Weaviate also has an open-AI module so that you can automatically store data and vectorize it.
I found Weaviate to be more reasonable as price.
So far I made just a few tests, to check out their service.
Otherwise, their implementation is straightforward.
I was running into this issue as well. With so much text being generated from OpenAI, I needed a better way to store all this text into a database where I can do search on.
To resolve this I created a relational database that will handle embeddings automatically, so you can use SQL to do similarity search.
SELECT * FROM mldb.movie JOIN model.semantic_search ON model.semantic_search.inputs = mldb.movie.overview WHERE model.semantic_search.similar = 'story about a man with a low IQ chasing the love of his love' ORDER BY predictions.score DESC
Source code and docker is available here…

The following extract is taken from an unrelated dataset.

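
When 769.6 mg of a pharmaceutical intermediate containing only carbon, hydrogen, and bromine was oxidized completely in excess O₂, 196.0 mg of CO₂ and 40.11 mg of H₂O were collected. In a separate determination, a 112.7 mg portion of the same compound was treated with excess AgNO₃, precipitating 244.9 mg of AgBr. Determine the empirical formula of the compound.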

I’d recommend trying to switch away from curie embeddings and use the new OpenAI embedding model
text-embedding-ada-002, the performance should be better than that of curie, and the dimensionality is only ~1500 (also 10x cheaper when building the embeddings on OpenAI side)

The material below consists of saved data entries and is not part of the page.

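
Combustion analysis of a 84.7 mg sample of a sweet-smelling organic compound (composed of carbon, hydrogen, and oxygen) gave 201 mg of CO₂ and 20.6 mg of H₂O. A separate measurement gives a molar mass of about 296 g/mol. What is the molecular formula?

mol C = 0.201 g CO₂ ÷ 44.009 g/mol = 0.004567 mol
mol H = 2 × 0.0206 g H₂O ÷ 18.015 g/mol = 0.002287 mol
mass O = 0.0847 − (0.05486 + 0.002305) = 0.02754 g → mol O = 0.02754 ÷ 15.999 = 0.001721 mol
Divide by the smallest (0.001721 mol): C 2.654, H 1.329, O 1.000
Multiplying each by 3 gives whole numbers: C 7.96, H 3.99, O 3.00
Empirical formula: C8H4O3
Empirical-formula mass = 148.12 g/mol; 296 ÷ 148.12 ≈ 2, so the molecular formula is C16H8O6.

C16H8O6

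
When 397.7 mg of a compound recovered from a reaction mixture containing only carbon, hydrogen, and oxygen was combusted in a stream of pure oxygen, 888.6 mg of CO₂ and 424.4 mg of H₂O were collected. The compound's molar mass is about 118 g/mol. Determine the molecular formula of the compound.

mol C = 0.8886 g CO₂ ÷ 44.009 g/mol = 0.020191 mol
mol H = 2 × 0.4244 g H₂O ÷ 18.015 g/mol = 0.047116 mol
mass O = 0.3977 − (0.24252 + 0.047493) = 0.10769 g → mol O = 0.10769 ÷ 15.999 = 0.0067310 mol
Divide by the smallest (0.0067310 mol): C 3.000, H 7.000, O 1.000
Empirical formula: C3H7O
Empirical-formula mass = 59.09 g/mol; 118 ÷ 59.09 ≈ 2, so the molecular formula is C6H14O2.

C6H14O2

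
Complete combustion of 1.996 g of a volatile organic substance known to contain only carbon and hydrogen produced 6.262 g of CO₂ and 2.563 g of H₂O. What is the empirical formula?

mol C = 6.262 g CO₂ ÷ 44.009 g/mol = 0.14229 mol
mol H = 2 × 2.563 g H₂O ÷ 18.015 g/mol = 0.28454 mol
Divide by the smallest (0.14229 mol): C 1.000, H 2.000

CH2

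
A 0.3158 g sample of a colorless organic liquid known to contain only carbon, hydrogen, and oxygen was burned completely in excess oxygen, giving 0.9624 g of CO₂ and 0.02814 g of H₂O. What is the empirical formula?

C7HO

mol C = 0.9624 g CO₂ ÷ 44.009 g/mol = 0.021868 mol
mol H = 2 × 0.02814 g H₂O ÷ 18.015 g/mol = 0.0031241 mol
mass O = 0.3158 − (0.26266 + 0.0031491) = 0.049991 g → mol O = 0.049991 ÷ 15.999 = 0.0031247 mol
Divide by the smallest (0.0031241 mol): C 7.000, H 1.000, O 1.000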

If using Pinecone, try using the other pods, e.g. the
s1 pod, with that you’ll be storing vectors at 20% the cost of
p1 (as s1 stores 5x more vectors than p1)
Using SQL you will run into scalability issues very quickly, as you’re performing an exhaustive search across all vectors, I don’t know how slow searching through 1M vectors in a SQL database would be, but I can’t imagine it’s much fun
I created some docs+video on Pinecone about using OpenAI embeddings for semantic search, take a look here and here
For my project (hobby), I’m just dumping the embeddings as a text string into a MySQL column.
Pinecone and milvus
Paid and open source options
Chromadb is great for local development. They are working on a hosted version but before that’s live its hard to recommend for production just yet.